上記調製したペーストを、ガラス基板の表面に5μm程度の厚みで□10cm×10cmの正方形状にスクリーン印刷(べた塗り)し、150℃・30分間の加熱乾燥をした。これにより、ガラス基板上に導電膜(硬化膜)を形成した。
〔レーザー加工性の評価〕
上記形成した導電膜に以下の条件でレーザーを照射し、L/S=30μm/30μmの細線形成を試みた。
<レーザー加工条件>
・レーザー種:IRレーザー(基本波長;1064nm)
・レーザー出力:5W
・走査速度:2000mm/s
上記レーザー加工によって形成した細線をレーザー顕微鏡で観察し、レーザー加工性を評価した。顕微鏡観察は倍率10で、3視野を確認した。結果を表1の「レーザー加工性」の欄に示す。表1において、「◎」は断線や削り残しが無く、かつ残っている線幅が20μm以上30μm以下であることを、「○」は断線や削り残しが無く、かつ残っている線幅が10μm以上20μm未満であることを、「△」は断線や削り残しが無いが、残っている線幅が10μm未満であることを、「×」はレーザー照射部に断線や削り残しがあることを、表している。例2に係る観察画像を図2に示す。また、評価が「×」の参考例に係る観察画像を図3に示す。
〔吸収波長の測定〕
紫外可視近赤外分光光度計を用いて、上記調製したペーストの吸収波長を測定した。結果を表1の「吸収波長」の欄に示す。
〔接着性の評価〕
上記形成した細線にセロハンテープを貼り、その上から消しゴムを押しあてて良く密着させた後、45°の角度でセロハンテープを一気に剥がして、接着性を評価した。結果を表1の「接着性」の欄に示す。表1において、「○」は細線の剥がれ(セロハンテープへの導電膜の付着)が確認されなかったことを、「×」は細線の剥がれが確認されたことを、表している。
〔体積抵抗の測定〕
抵抗率計(株式会社三菱化学アナリテック製、型式:ロレスタGP MCP−T610)を用いて上記形成した細線の体積抵抗率を測定した。具体的には細線の一方の端部と他の一方の端部に端子を接触させて、2端子法で電気抵抗を測定した。また、細線の断面をレーザー顕微鏡で観察し、細線の断面積を測定した。得られた電気抵抗と断面積から、体積抵抗率を算出した。結果を表1の「体積抵抗率」の欄に示す。
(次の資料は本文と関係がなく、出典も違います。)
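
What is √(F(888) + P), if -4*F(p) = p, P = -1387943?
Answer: I*√1388165 ≈ 1178.2*I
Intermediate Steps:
F(p) = -p/4
√(F(888) + P) = √(-¼*888 - 1387943) = √(-222 - 1387943) = √(-1388165) = I*√1388165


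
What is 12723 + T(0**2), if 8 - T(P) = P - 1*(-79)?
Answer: 12652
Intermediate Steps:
T(P) = -71 - P (T(P) = 8 - (P - 1*(-79)) = 8 - (P + 79) = 8 - (79 + P) = 8 + (-79 - P) = -71 - P)
12723 + T(0**2) = 12723 + (-71 - 1*0**2) = 12723 + (-71 - 1*0) = 12723 + (-71 + 0) = 12723 - 71 = 12652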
表1および図2に示すように、例1〜9はレーザー加工性に優れていた。また、例1〜9は基材との接着性が高く、体積抵抗率も200μΩ・cm以下(好ましくは150μΩ・cm以下、特には100μΩ・cm以下)に抑えられていた。
これに対して、平均粒子径が3μmを超えるおよび/またはアスペクト比1.5を超える導電性粉末を用いた参考例1,2では、レーザー加工性が低下した。また、樹脂の含有割合が40質量部を超える参考例3では、レーザー加工性が低下し、さらに体積抵抗率も大きく悪化した。
例1〜9の中では、例1〜3,7が特にレーザー加工性に優れていた。この理由は定かではないが、導電性粉末が銀からなることや、アスペクト比が1.4未満であるためにレーザー加工適性が向上した(つまり、電極配線が余分に削られることが少なかった)こと等が推察される。
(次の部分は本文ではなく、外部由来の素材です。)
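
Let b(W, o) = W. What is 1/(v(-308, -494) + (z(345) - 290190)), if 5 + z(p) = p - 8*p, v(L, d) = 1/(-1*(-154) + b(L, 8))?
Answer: -154/45061941 ≈ -3.4175e-6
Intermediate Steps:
v(L, d) = 1/(154 + L) (v(L, d) = 1/(-1*(-154) + L) = 1/(154 + L))
z(p) = -5 - 7*p (z(p) = -5 + (p - 8*p) = -5 - 7*p)
1/(v(-308, -494) + (z(345) - 290190)) = 1/(1/(154 - 308) + ((-5 - 7*345) - 290190)) = 1/(1/(-154) + ((-5 - 2415) - 290190)) = 1/(-1/154 + (-2420 - 290190)) = 1/(-1/154 - 292610) = 1/(-45061941/154) = -154/45061941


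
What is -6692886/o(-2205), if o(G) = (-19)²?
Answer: -6692886/361 ≈ -18540.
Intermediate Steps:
o(G) = 361
-6692886/o(-2205) = -6692886/361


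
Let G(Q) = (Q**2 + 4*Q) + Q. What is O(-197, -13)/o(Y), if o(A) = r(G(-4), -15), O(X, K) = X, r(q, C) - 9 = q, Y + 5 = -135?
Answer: -197/5 ≈ -39.400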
また、例1〜6中で、例1,2,3,6は体積抵抗率が100μΩ・cm以下に抑えられていた。この理由としては、導電性粉末の材質が異なること、つまり、銀コート銅粉末よりも銀粉末の方が導電性に優れることが推察される。特に、導電性粉末2を用いた例2では、体積抵抗率が55μΩ・cm以下と最も低く抑えられていた。この理由は定かではないが、平均粒子径と樹脂量とのバランスが考えられる。つまり、例3〜6については、例2よりも平均粒子径が大きく(換言すれば比表面積が小さく)、比表面積当たりの樹脂量が多くなる。このため、導電性粒子間の界面に存在する樹脂量が多くなり、例2よりも体積抵抗率が増加したこと等が推察される。また、例1については、例2よりも平均粒子径が小さくなったことで、導電性粒子同士の接触点が増加して界面抵抗が大きくなり、例2よりも体積抵抗率が増加したこと等が推察される。
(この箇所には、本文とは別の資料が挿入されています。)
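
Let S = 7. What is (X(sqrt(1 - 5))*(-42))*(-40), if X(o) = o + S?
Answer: 11760 + 3360*I ≈ 11760.0 + 3360.0*I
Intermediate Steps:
X(o) = 7 + o (X(o) = o + 7 = 7 + o)
(X(sqrt(1 - 5))*(-42))*(-40) = ((7 + sqrt(1 - 5))*(-42))*(-40) = ((7 + sqrt(-4))*(-42))*(-40) = ((7 + 2*I)*(-42))*(-40) = (-294 - 84*I)*(-40) = 11760 + 3360*I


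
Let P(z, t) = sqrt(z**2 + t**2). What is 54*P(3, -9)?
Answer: 162*sqrt(10) ≈ 512.29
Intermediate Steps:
P(z, t) = sqrt(t**2 + z**2)
54*P(3, -9) = 54*sqrt((-9)**2 + 3**2) = 54*sqrt(81 + 9) = 54*sqrt(90) = 54*(3*sqrt(10)) = 162*sqrt(10)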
これらの結果は、導電性粉末の性状、および、導電性粉末と熱硬化性樹脂の配合比を規定する本願発明の技術的意義を示すものである。
以上、本発明を詳細に説明したが、これらは例示に過ぎず、本発明はその主旨を逸脱しない範囲で種々変更を加え得るものである。

Claims (7)

  1. レーザーエッチング用加熱硬化型導電性ペーストであって、
    導電性粉末と、熱硬化性樹脂と、硬化剤と、を含み、
    前記導電性粉末は、
    レーザー回折・光散乱法に基づく平均粒子径が0.5〜3μmであり、
    平均アスペクト比が1.0〜1.5であり、
    前記導電性粉末を100質量部としたときに、前記熱硬化性樹脂の含有割合は、35質量部以下である、レーザーエッチング用加熱硬化型導電性ペースト。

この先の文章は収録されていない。